In particular, the question of how we arrive at size estimates, or more importantly, just what they mean, remains unanswered. As a case in point, while earlier studies (e.g.,  [4,5,14]) have proposed a number of techniques to measure the size of botnets, they provide very inconsistent estimates. For example, while Dagon et al. [5] established that botnet sizes can reach 350,000 members, the study of Rajab et al. [14] seems to indicate that the effective sizes of botnets rarely exceed a few thousand bots. Clearly, something is amiss.

In this paper, we attempt to shed light on the question of botnet membership. Our study primarily focuses on IRC botnets because of their continuing prominence in the Internet today. Specifically, we survey a number of techniques for determining botnet membership and examine the different views they generate. As we show later, the inconsistency among the resulting outcomes is largely tied to the counting techniques being used, and does not necessarily reflect a change in underlying activity during the time that these studies were undertaken. For example, one of the botnets we tracked appeared to consist of 48,500 bots over the entire tracking period. However, if we examine the bots that simultaneously appeared on the bot server in question, the size does not exceed 3,000 bots. At a high level, this suggests that expecting a single definitive answer to the question of botnet membership is unreasonable. Instead, ``botnet size'' should be a qualified term that includes the specifics of the counting method, its caveats, and the context in which the measurements are relevant.

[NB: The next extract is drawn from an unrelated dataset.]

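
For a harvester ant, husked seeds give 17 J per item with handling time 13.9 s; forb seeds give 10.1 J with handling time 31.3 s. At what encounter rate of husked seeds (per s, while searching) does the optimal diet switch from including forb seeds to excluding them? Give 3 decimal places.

0.026 per s

Drop forb seeds once their profitability E₂/h₂ falls below the rate achievable on husked seeds alone: E₂/h₂ = λE₁/(1 + λh₁).
Solve for λ: λE₁h₂ = E₂(1 + λh₁) → λ(E₁h₂ − E₂h₁) = E₂ → λ = E₂/(E₁h₂ − E₂h₁).
λ = 10.1/(17×31.3 − 10.1×13.9) = 10.1/391.7 = 0.02578 per s.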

Additionally, we show that the issue of botnet membership extends beyond single botnet considerations in that potential cross-botnet relationships add another challenge to estimating membership. Specifically, our preliminary insights raise questions about the extent to which we can assert that two or more botnets are different, or more importantly, the degree of overlap among the populations of different botnets.

In summary, this paper makes the following contributions: (i) we explore a number of mechanisms (including prior work) for estimating botnet sizes and highlight the challenges associated with each, (ii) we present results of applying these techniques to data derived from a large-scale measurement study and show the extent of the discrepancy between the different size estimates, and (iii) we examine potential hidden structures among botnets we tracked and highlight their implication on determining botnet membership.

The remainder of this paper is organized as follows. Section 2 provides a comprehensive list of botnet size estimation techniques and highlights the challenges associated with each. In Section 3 we present the results of applying these techniques to botnet data collected from a wide-scale monitoring experiment. In Section 4 we examine the existence of hidden structures among the botnets we tracked, while Section 5 discusses related work. We conclude in Section 6 with a discussion about the subtleties associated with counting botnet membership.